Prepare to Devolve this fall
BY KEEGAN PROSSER
American new wave act Devo first stepped into the scene in the ‘70s, as an exploration of the Vietnam War and the violence that surrounded it. Known for its use of science fiction, humor and political commentary, the act has recorded some of the most well known pop to date (“Whip It”) while continuing to push boundaries with quirky, art rock sounds.
The Scene caught up with co-founder Mark Mothersbaugh to talk about the evolution (of the de-evolution), and their headlining tour with Blondie.
SCENE: Devo is know as one of the pioneers of the music video. What were you guys doing that helped to define videos?
MM: We were making films before records. We didn’t see it as being something separate. Sometimes we would conceptualize films before we even made the music to go along. We thought we were going to be something else – we wanted to be like the Akron, Ohio, version of Andy Warhol’s Factory. We talked about [creating] a network that showed films and music fused together – as part of the same. And MTV took a small step in doing that.
SCENE: Can you speak to the message behind “Whip It?”
MM: We had just come back from a world tour, and we were surprised to hear what people thought about our foreign policy. They thought [Americans] were irresponsible. I think the idea behind “Whip It,” was “You can do it, Jimmy Carter, and you can change things in the world”. I think he was in a similar situation to our current president – in that it’s hard to be one person trying to do the right thing. So it was our “Jimmy Carter, you can do it” song.

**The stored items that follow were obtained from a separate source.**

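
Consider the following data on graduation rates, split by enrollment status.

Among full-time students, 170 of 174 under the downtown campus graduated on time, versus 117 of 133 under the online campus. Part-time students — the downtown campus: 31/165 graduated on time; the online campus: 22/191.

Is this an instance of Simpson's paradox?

No

Full-time: the downtown campus 170/174 = 97.7%, the online campus 117/133 = 88.0% → the downtown campus
Part-time: the downtown campus 31/165 = 18.8%, the online campus 22/191 = 11.5% → the downtown campus
Overall: the downtown campus 201/339 = 59.3%, the online campus 139/324 = 42.9% → the downtown campus
The downtown campus wins overall and in every enrollment group — no reversal.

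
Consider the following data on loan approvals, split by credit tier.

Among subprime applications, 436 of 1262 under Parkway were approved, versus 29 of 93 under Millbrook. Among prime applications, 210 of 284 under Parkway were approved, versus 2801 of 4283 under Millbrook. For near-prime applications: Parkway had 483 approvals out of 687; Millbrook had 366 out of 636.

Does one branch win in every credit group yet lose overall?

Subprime: Parkway 436/1262 = 34.5%, Millbrook 29/93 = 31.2% → Parkway
Prime: Parkway 210/284 = 73.9%, Millbrook 2801/4283 = 65.4% → Parkway
Near-prime: Parkway 483/687 = 70.3%, Millbrook 366/636 = 57.5% → Parkway
Overall: Parkway 1129/2233 = 50.6%, Millbrook 3196/5012 = 63.8% → Millbrook
Parkway wins each credit group but Millbrook wins overall — the comparison reverses. Parkway's applications skew toward subprime, which has a lower base rate.

Yes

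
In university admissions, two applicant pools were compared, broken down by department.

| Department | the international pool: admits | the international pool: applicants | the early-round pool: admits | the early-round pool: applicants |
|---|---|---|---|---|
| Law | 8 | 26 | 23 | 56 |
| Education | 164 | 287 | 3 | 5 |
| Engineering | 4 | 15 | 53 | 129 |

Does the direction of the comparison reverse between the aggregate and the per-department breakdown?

Yes

Law: the international pool 8/26 = 30.8%, the early-round pool 23/56 = 41.1% → the early-round pool
Education: the international pool 164/287 = 57.1%, the early-round pool 3/5 = 60.0% → the early-round pool
Engineering: the international pool 4/15 = 26.7%, the early-round pool 53/129 = 41.1% → the early-round pool
Overall: the international pool 176/328 = 53.7%, the early-round pool 79/190 = 41.6% → the international pool
The early-round pool wins each department group but the international pool wins overall — the comparison reverses. The early-round pool's applicants skew toward Engineering, which has a lower base rate.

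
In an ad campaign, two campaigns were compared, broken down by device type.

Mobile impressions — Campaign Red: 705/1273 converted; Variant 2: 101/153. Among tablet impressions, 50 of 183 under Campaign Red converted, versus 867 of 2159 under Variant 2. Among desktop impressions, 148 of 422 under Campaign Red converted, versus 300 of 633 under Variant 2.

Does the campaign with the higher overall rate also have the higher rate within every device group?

No

Mobile: Campaign Red 705/1273 = 55.4%, Variant 2 101/153 = 66.0% → Variant 2
Tablet: Campaign Red 50/183 = 27.3%, Variant 2 867/2159 = 40.2% → Variant 2
Desktop: Campaign Red 148/422 = 35.1%, Variant 2 300/633 = 47.4% → Variant 2
Overall: Campaign Red 903/1878 = 48.1%, Variant 2 1268/2945 = 43.1% → Campaign Red
Variant 2 wins each device group but Campaign Red wins overall — the comparison reverses. Variant 2's impressions skew toward tablet, which has a lower base rate.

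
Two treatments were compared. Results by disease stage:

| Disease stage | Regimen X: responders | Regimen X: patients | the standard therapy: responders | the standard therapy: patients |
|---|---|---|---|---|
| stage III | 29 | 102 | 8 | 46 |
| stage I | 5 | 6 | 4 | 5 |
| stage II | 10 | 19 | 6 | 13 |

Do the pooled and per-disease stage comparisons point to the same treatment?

Stage III: Regimen X 29/102 = 28.4%, the standard therapy 8/46 = 17.4% → Regimen X
Stage I: Regimen X 5/6 = 83.3%, the standard therapy 4/5 = 80.0% → Regimen X
Stage II: Regimen X 10/19 = 52.6%, the standard therapy 6/13 = 46.2% → Regimen X
Overall: Regimen X 44/127 = 34.6%, the standard therapy 18/64 = 28.1% → Regimen X
Regimen X wins overall and in every disease group — no reversal.

Yes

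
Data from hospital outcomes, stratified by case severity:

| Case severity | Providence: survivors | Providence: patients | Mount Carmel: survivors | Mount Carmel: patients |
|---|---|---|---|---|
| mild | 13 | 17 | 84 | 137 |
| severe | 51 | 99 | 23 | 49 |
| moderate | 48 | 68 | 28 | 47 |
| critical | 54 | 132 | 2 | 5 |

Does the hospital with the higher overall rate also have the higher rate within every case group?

Mild: Providence 13/17 = 76.5%, Mount Carmel 84/137 = 61.3% → Providence
Severe: Providence 51/99 = 51.5%, Mount Carmel 23/49 = 46.9% → Providence
Moderate: Providence 48/68 = 70.6%, Mount Carmel 28/47 = 59.6% → Providence
Critical: Providence 54/132 = 40.9%, Mount Carmel 2/5 = 40.0% → Providence
Overall: Providence 166/316 = 52.5%, Mount Carmel 137/238 = 57.6% → Mount Carmel
Providence wins each case group but Mount Carmel wins overall — the comparison reverses. Providence's patients skew toward critical, which has a lower base rate.

No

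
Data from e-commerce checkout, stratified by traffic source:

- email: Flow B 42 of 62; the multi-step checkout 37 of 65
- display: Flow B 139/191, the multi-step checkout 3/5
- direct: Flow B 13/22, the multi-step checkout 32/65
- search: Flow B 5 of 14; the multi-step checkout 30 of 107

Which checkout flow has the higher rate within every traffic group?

Email: Flow B 42/62 = 67.7%, the multi-step checkout 37/65 = 56.9% → Flow B
Display: Flow B 139/191 = 72.8%, the multi-step checkout 3/5 = 60.0% → Flow B
Direct: Flow B 13/22 = 59.1%, the multi-step checkout 32/65 = 49.2% → Flow B
Search: Flow B 5/14 = 35.7%, the multi-step checkout 30/107 = 28.0% → Flow B
Flow B has the higher rate in all 4 groups.

Flow B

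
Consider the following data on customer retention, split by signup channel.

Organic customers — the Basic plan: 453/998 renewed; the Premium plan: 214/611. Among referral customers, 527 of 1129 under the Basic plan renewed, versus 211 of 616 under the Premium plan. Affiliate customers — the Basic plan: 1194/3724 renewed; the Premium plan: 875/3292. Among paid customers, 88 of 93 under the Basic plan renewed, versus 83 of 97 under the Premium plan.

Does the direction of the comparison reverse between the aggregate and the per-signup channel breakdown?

No

Organic: the Basic plan 453/998 = 45.4%, the Premium plan 214/611 = 35.0% → the Basic plan
Referral: the Basic plan 527/1129 = 46.7%, the Premium plan 211/616 = 34.3% → the Basic plan
Affiliate: the Basic plan 1194/3724 = 32.1%, the Premium plan 875/3292 = 26.6% → the Basic plan
Paid: the Basic plan 88/93 = 94.6%, the Premium plan 83/97 = 85.6% → the Basic plan
Overall: the Basic plan 2262/5944 = 38.1%, the Premium plan 1383/4616 = 30.0% → the Basic plan
The Basic plan wins overall and in every signup group — no reversal.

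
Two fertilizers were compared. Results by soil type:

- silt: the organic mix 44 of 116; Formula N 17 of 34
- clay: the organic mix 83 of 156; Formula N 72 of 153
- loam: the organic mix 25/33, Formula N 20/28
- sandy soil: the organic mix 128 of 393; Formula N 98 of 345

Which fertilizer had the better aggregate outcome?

the organic mix

Silt: the organic mix 44/116 = 37.9%, Formula N 17/34 = 50.0% → Formula N
Clay: the organic mix 83/156 = 53.2%, Formula N 72/153 = 47.1% → the organic mix
Loam: the organic mix 25/33 = 75.8%, Formula N 20/28 = 71.4% → the organic mix
Sandy soil: the organic mix 128/393 = 32.6%, Formula N 98/345 = 28.4% → the organic mix
Overall: the organic mix 280/698 = 40.1%, Formula N 207/560 = 37.0% → the organic mix
(Neither sweeps every soil group, but the organic mix has the higher pooled rate.)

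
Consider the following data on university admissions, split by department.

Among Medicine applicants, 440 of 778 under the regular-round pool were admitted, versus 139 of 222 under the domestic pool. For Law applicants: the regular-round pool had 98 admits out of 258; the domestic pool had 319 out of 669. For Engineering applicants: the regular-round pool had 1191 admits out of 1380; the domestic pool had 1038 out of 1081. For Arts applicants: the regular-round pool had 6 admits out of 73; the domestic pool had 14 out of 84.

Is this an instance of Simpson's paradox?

No

Medicine: the regular-round pool 440/778 = 56.6%, the domestic pool 139/222 = 62.6% → the domestic pool
Law: the regular-round pool 98/258 = 38.0%, the domestic pool 319/669 = 47.7% → the domestic pool
Engineering: the regular-round pool 1191/1380 = 86.3%, the domestic pool 1038/1081 = 96.0% → the domestic pool
Arts: the regular-round pool 6/73 = 8.2%, the domestic pool 14/84 = 16.7% → the domestic pool
Overall: the regular-round pool 1735/2489 = 69.7%, the domestic pool 1510/2056 = 73.4% → the domestic pool
The domestic pool wins overall and in every department group — no reversal.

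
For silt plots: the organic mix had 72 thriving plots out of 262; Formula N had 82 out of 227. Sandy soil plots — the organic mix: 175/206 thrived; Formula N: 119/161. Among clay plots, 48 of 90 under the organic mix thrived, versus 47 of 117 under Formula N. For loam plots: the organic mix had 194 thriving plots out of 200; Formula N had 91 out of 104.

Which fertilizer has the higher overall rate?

the organic mix

Silt: the organic mix 72/262 = 27.5%, Formula N 82/227 = 36.1% → Formula N
Sandy soil: the organic mix 175/206 = 85.0%, Formula N 119/161 = 73.9% → the organic mix
Clay: the organic mix 48/90 = 53.3%, Formula N 47/117 = 40.2% → the organic mix
Loam: the organic mix 194/200 = 97.0%, Formula N 91/104 = 87.5% → the organic mix
Overall: the organic mix 489/758 = 64.5%, Formula N 339/609 = 55.7% → the organic mix
(Neither sweeps every soil group, but the organic mix has the higher pooled rate.)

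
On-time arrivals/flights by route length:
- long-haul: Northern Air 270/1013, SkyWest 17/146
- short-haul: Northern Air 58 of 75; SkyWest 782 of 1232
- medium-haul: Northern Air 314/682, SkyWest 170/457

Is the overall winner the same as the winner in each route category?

Long-haul: Northern Air 270/1013 = 26.7%, SkyWest 17/146 = 11.6% → Northern Air
Short-haul: Northern Air 58/75 = 77.3%, SkyWest 782/1232 = 63.5% → Northern Air
Medium-haul: Northern Air 314/682 = 46.0%, SkyWest 170/457 = 37.2% → Northern Air
Overall: Northern Air 642/1770 = 36.3%, SkyWest 969/1835 = 52.8% → SkyWest
Northern Air wins each route group but SkyWest wins overall — the comparison reverses. Northern Air's flights skew toward long-haul, which has a lower base rate.

No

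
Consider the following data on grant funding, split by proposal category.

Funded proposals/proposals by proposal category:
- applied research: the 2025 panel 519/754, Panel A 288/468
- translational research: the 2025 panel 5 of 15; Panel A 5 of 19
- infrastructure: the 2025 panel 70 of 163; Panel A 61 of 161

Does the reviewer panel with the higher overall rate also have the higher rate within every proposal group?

Applied research: the 2025 panel 519/754 = 68.8%, Panel A 288/468 = 61.5% → the 2025 panel
Translational research: the 2025 panel 5/15 = 33.3%, Panel A 5/19 = 26.3% → the 2025 panel
Infrastructure: the 2025 panel 70/163 = 42.9%, Panel A 61/161 = 37.9% → the 2025 panel
Overall: the 2025 panel 594/932 = 63.7%, Panel A 354/648 = 54.6% → the 2025 panel
The 2025 panel wins overall and in every proposal group — no reversal.

Yes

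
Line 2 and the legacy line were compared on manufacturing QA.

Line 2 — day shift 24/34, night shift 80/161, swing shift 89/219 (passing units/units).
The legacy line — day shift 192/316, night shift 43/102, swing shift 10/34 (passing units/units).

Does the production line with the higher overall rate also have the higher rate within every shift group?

No

Day shift: Line 2 24/34 = 70.6%, the legacy line 192/316 = 60.8% → Line 2
Night shift: Line 2 80/161 = 49.7%, the legacy line 43/102 = 42.2% → Line 2
Swing shift: Line 2 89/219 = 40.6%, the legacy line 10/34 = 29.4% → Line 2
Overall: Line 2 193/414 = 46.6%, the legacy line 245/452 = 54.2% → the legacy line
Line 2 wins each shift group but the legacy line wins overall — the comparison reverses. Line 2's units skew toward swing shift, which has a lower base rate.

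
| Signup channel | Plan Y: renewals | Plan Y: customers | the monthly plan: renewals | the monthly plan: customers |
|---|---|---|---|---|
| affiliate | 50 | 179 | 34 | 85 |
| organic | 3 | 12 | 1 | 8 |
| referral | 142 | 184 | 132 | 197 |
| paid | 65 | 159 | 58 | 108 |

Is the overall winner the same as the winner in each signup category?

No

Affiliate: Plan Y 50/179 = 27.9%, the monthly plan 34/85 = 40.0% → the monthly plan
Organic: Plan Y 3/12 = 25.0%, the monthly plan 1/8 = 12.5% → Plan Y
Referral: Plan Y 142/184 = 77.2%, the monthly plan 132/197 = 67.0% → Plan Y
Paid: Plan Y 65/159 = 40.9%, the monthly plan 58/108 = 53.7% → the monthly plan
Overall: Plan Y 260/534 = 48.7%, the monthly plan 225/398 = 56.5% → the monthly plan
Neither sweeps: Plan Y wins 2 of 4 groups, the monthly plan wins 2. The monthly plan wins overall but not every group — no Simpson reversal.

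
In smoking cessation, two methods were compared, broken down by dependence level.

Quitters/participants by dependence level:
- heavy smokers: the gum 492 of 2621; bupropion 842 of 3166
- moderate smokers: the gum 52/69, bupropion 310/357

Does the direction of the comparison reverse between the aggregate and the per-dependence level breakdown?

Heavy smokers: the gum 492/2621 = 18.8%, bupropion 842/3166 = 26.6% → bupropion
Moderate smokers: the gum 52/69 = 75.4%, bupropion 310/357 = 86.8% → bupropion
Overall: the gum 544/2690 = 20.2%, bupropion 1152/3523 = 32.7% → bupropion
Bupropion wins overall and in every dependence group — no reversal.

No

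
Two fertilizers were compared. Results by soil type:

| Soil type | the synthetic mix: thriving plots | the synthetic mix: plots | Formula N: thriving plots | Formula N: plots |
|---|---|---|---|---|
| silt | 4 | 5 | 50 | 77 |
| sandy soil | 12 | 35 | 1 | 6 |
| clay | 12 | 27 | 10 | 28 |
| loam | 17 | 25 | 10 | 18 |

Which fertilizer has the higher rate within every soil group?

the synthetic mix

Silt: the synthetic mix 4/5 = 80.0%, Formula N 50/77 = 64.9% → the synthetic mix
Sandy soil: the synthetic mix 12/35 = 34.3%, Formula N 1/6 = 16.7% → the synthetic mix
Clay: the synthetic mix 12/27 = 44.4%, Formula N 10/28 = 35.7% → the synthetic mix
Loam: the synthetic mix 17/25 = 68.0%, Formula N 10/18 = 55.6% → the synthetic mix
The synthetic mix has the higher rate in all 4 groups.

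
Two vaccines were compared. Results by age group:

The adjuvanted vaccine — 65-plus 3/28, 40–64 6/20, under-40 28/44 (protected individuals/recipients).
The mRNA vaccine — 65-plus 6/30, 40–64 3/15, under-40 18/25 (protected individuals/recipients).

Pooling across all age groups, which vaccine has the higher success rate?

65-plus: the adjuvanted vaccine 3/28 = 10.7%, the mRNA vaccine 6/30 = 20.0% → the mRNA vaccine
40–64: the adjuvanted vaccine 6/20 = 30.0%, the mRNA vaccine 3/15 = 20.0% → the adjuvanted vaccine
Under-40: the adjuvanted vaccine 28/44 = 63.6%, the mRNA vaccine 18/25 = 72.0% → the mRNA vaccine
Overall: the adjuvanted vaccine 37/92 = 40.2%, the mRNA vaccine 27/70 = 38.6% → the adjuvanted vaccine
(Neither sweeps every age group, but the adjuvanted vaccine has the higher pooled rate.)

the adjuvanted vaccine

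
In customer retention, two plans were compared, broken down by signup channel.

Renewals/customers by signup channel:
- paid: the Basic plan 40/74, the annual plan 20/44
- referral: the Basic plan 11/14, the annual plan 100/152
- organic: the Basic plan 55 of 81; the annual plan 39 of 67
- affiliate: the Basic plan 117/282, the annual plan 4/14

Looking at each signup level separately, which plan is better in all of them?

the Basic plan

Paid: the Basic plan 40/74 = 54.1%, the annual plan 20/44 = 45.5% → the Basic plan
Referral: the Basic plan 11/14 = 78.6%, the annual plan 100/152 = 65.8% → the Basic plan
Organic: the Basic plan 55/81 = 67.9%, the annual plan 39/67 = 58.2% → the Basic plan
Affiliate: the Basic plan 117/282 = 41.5%, the annual plan 4/14 = 28.6% → the Basic plan
The Basic plan has the higher rate in all 4 groups.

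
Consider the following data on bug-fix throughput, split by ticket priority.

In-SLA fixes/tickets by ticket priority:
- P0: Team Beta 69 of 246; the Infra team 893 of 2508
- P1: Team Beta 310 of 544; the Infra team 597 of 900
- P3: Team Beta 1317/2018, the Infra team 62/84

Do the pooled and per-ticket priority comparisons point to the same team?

P0: Team Beta 69/246 = 28.0%, the Infra team 893/2508 = 35.6% → the Infra team
P1: Team Beta 310/544 = 57.0%, the Infra team 597/900 = 66.3% → the Infra team
P3: Team Beta 1317/2018 = 65.3%, the Infra team 62/84 = 73.8% → the Infra team
Overall: Team Beta 1696/2808 = 60.4%, the Infra team 1552/3492 = 44.4% → Team Beta
The Infra team wins each ticket group but Team Beta wins overall — the comparison reverses. The Infra team's tickets skew toward P0, which has a lower base rate.

No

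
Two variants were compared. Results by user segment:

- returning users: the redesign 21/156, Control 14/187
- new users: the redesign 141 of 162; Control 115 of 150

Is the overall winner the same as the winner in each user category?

Yes

Returning users: the redesign 21/156 = 13.5%, Control 14/187 = 7.5% → the redesign
New users: the redesign 141/162 = 87.0%, Control 115/150 = 76.7% → the redesign
Overall: the redesign 162/318 = 50.9%, Control 129/337 = 38.3% → the redesign
The redesign wins overall and in every user group — no reversal.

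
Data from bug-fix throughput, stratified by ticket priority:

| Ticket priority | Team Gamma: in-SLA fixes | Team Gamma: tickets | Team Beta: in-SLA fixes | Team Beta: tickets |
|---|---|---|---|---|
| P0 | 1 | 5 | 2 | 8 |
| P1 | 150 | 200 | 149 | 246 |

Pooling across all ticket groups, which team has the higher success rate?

Team Gamma

P0: Team Gamma 1/5 = 20.0%, Team Beta 2/8 = 25.0% → Team Beta
P1: Team Gamma 150/200 = 75.0%, Team Beta 149/246 = 60.6% → Team Gamma
Overall: Team Gamma 151/205 = 73.7%, Team Beta 151/254 = 59.4% → Team Gamma
(Neither sweeps every ticket group, but Team Gamma has the higher pooled rate.)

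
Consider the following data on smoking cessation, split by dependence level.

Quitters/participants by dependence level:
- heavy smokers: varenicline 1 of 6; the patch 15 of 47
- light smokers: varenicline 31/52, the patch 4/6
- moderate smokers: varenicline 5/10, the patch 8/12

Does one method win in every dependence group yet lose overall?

Heavy smokers: varenicline 1/6 = 16.7%, the patch 15/47 = 31.9% → the patch
Light smokers: varenicline 31/52 = 59.6%, the patch 4/6 = 66.7% → the patch
Moderate smokers: varenicline 5/10 = 50.0%, the patch 8/12 = 66.7% → the patch
Overall: varenicline 37/68 = 54.4%, the patch 27/65 = 41.5% → varenicline
The patch wins each dependence group but varenicline wins overall — the comparison reverses. The patch's participants skew toward heavy smokers, which has a lower base rate.

Yes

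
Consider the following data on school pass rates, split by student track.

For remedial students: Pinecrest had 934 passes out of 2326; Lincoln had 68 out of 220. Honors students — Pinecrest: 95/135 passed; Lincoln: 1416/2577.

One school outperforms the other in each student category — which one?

Pinecrest

Remedial: Pinecrest 934/2326 = 40.2%, Lincoln 68/220 = 30.9% → Pinecrest
Honors: Pinecrest 95/135 = 70.4%, Lincoln 1416/2577 = 54.9% → Pinecrest
Pinecrest has the higher rate in both groups.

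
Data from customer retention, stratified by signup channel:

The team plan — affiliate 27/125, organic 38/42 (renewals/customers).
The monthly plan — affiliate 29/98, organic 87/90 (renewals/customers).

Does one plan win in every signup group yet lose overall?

Affiliate: the team plan 27/125 = 21.6%, the monthly plan 29/98 = 29.6% → the monthly plan
Organic: the team plan 38/42 = 90.5%, the monthly plan 87/90 = 96.7% → the monthly plan
Overall: the team plan 65/167 = 38.9%, the monthly plan 116/188 = 61.7% → the monthly plan
The monthly plan wins overall and in every signup group — no reversal.

No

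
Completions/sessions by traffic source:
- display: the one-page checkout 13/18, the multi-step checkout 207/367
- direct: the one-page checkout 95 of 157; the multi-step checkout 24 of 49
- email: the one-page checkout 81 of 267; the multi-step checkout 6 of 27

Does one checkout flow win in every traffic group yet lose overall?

Yes

Display: the one-page checkout 13/18 = 72.2%, the multi-step checkout 207/367 = 56.4% → the one-page checkout
Direct: the one-page checkout 95/157 = 60.5%, the multi-step checkout 24/49 = 49.0% → the one-page checkout
Email: the one-page checkout 81/267 = 30.3%, the multi-step checkout 6/27 = 22.2% → the one-page checkout
Overall: the one-page checkout 189/442 = 42.8%, the multi-step checkout 237/443 = 53.5% → the multi-step checkout
The one-page checkout wins each traffic group but the multi-step checkout wins overall — the comparison reverses. The one-page checkout's sessions skew toward email, which has a lower base rate.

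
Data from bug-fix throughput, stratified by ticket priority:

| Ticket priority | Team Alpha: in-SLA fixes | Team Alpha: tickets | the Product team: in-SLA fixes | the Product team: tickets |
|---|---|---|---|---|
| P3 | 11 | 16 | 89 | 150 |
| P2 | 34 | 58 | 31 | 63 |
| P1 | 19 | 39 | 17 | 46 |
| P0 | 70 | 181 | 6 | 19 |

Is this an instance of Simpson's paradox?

P3: Team Alpha 11/16 = 68.8%, the Product team 89/150 = 59.3% → Team Alpha
P2: Team Alpha 34/58 = 58.6%, the Product team 31/63 = 49.2% → Team Alpha
P1: Team Alpha 19/39 = 48.7%, the Product team 17/46 = 37.0% → Team Alpha
P0: Team Alpha 70/181 = 38.7%, the Product team 6/19 = 31.6% → Team Alpha
Overall: Team Alpha 134/294 = 45.6%, the Product team 143/278 = 51.4% → the Product team
Team Alpha wins each ticket group but the Product team wins overall — the comparison reverses. Team Alpha's tickets skew toward P0, which has a lower base rate.

Yes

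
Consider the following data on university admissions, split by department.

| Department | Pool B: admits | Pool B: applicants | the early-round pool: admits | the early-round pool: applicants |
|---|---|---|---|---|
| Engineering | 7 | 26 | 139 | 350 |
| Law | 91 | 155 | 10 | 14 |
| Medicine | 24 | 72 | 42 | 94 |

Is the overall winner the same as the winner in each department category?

Engineering: Pool B 7/26 = 26.9%, the early-round pool 139/350 = 39.7% → the early-round pool
Law: Pool B 91/155 = 58.7%, the early-round pool 10/14 = 71.4% → the early-round pool
Medicine: Pool B 24/72 = 33.3%, the early-round pool 42/94 = 44.7% → the early-round pool
Overall: Pool B 122/253 = 48.2%, the early-round pool 191/458 = 41.7% → Pool B
The early-round pool wins each department group but Pool B wins overall — the comparison reverses. The early-round pool's applicants skew toward Engineering, which has a lower base rate.

No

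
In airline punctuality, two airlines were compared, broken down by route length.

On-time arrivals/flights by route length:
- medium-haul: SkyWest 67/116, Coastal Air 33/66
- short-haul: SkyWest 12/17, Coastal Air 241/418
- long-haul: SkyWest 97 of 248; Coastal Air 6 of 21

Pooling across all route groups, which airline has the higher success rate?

Medium-haul: SkyWest 67/116 = 57.8%, Coastal Air 33/66 = 50.0% → SkyWest
Short-haul: SkyWest 12/17 = 70.6%, Coastal Air 241/418 = 57.7% → SkyWest
Long-haul: SkyWest 97/248 = 39.1%, Coastal Air 6/21 = 28.6% → SkyWest
Overall: SkyWest 176/381 = 46.2%, Coastal Air 280/505 = 55.4% → Coastal Air
(SkyWest wins every route group but Coastal Air wins overall — SkyWest's flights skew toward the low-rate long-haul group.)

Coastal Air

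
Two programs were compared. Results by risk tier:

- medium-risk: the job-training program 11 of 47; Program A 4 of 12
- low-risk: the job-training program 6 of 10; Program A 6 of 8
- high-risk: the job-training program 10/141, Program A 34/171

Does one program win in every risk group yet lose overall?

Medium-risk: the job-training program 11/47 = 23.4%, Program A 4/12 = 33.3% → Program A
Low-risk: the job-training program 6/10 = 60.0%, Program A 6/8 = 75.0% → Program A
High-risk: the job-training program 10/141 = 7.1%, Program A 34/171 = 19.9% → Program A
Overall: the job-training program 27/198 = 13.6%, Program A 44/191 = 23.0% → Program A
Program A wins overall and in every risk group — no reversal.

No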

SCENE: In addition to making music with Devo, you’ve scored countless films and television shows. How does this process compare?
MM: It’s totally different. Devo is dearest to my heart of anything. When you are an angry young man, you make a statement. This is who I am, what I think, why I’m angry. That’s what Devo was to me. But when you’re scoring a TV show, there is a quicker turnaround.
SCENE: In 2006 you released Devo 2.0, a project that had kids performing to your songs. How did this project come about?
MM: We always kind of liked the idea of the kids arena [because] kids don’t have pre-conceptions of pop music. The kids thing was just something easy because with Peewee’s Playhouse, I was able to do these sound effect-laden things that Cyndi Lauper sang on. In the kids arena, you didn’t have to write [a song] like something they had already heard. Doing music for kids was never something foreign to Devo.
SCENE: You will be stopping by Chateau Ste. Michelle winery with Blondie. How did this paring come about?
MM: Blondie was a great band back in the ‘70s and ‘80s. We were fans from the first time we saw them – and kind of felt like they are kindred spirits, in their own way. So we’re fans of theirs. I think it will be an interesting evening.
Devo and Blondie play Chateau Ste. Michelle at 7 p.m. on Friday, Sept. 7. $50-$113; 14111 NE 145th St., Woodinville.